MakerDAO voting on $100M loan participation with Florida commercial bank

Crypto lending platform MakerDAO is voting on a new proposal to bring another commercial bank into its ecosystem, strengthening the connection between decentralized finance (DeFi) and traditional finance. As per MakerDAO’s governance forum, Cogent Bank, a Florida commercial bank, is proposing to participate with $100 million in loans to MakerDAO’s RWA Master Participation Trust. The proposal is part of MakerDAO’s monthly governance cycle, and seeks the same terms and conditions applied to Pennsylvania-based bank Huntingdon Valley Bank (HVB).

Under the same conditions, MakerDAO will use its trust arm to link the capital available at Cogent Bank with the Dai (DAI) stablecoin issued by MakerDAO. The trust entity will be responsible for ensuring DAI minting and destruction from the vault, as well as managing the partnership with the Bank. Cash flow diagrams show the relationship between Maker Vault and Cogent Bank.

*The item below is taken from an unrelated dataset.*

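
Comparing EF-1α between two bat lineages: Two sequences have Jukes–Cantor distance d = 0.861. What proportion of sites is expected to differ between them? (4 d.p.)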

The DeFi protocol would gain exposure to the credit market in at least eight categories, including commercial real estate, industrial, life insurance, consumer, and public finance, with loans issued mostly on a fixed-rate basis. MakerDAO will gain revenue from fees associated with maintaining the vault, minting DAI, and yields. The benchmark 30-day average Secured Overnight Financing Rate (SOFR) stood at 4.15% as of Jan. 5.

Cogent Bank was known as Pinnacle Bank before its acquisition in 2018. The Florida bank has $1.3 billion of assets under management, and it is insured by the Federal Deposit Insurance Corporation (FDIC). According to the company, loans originated in the first three quarters of 2022 totaled $602 million, and summed to $873 million in 2021.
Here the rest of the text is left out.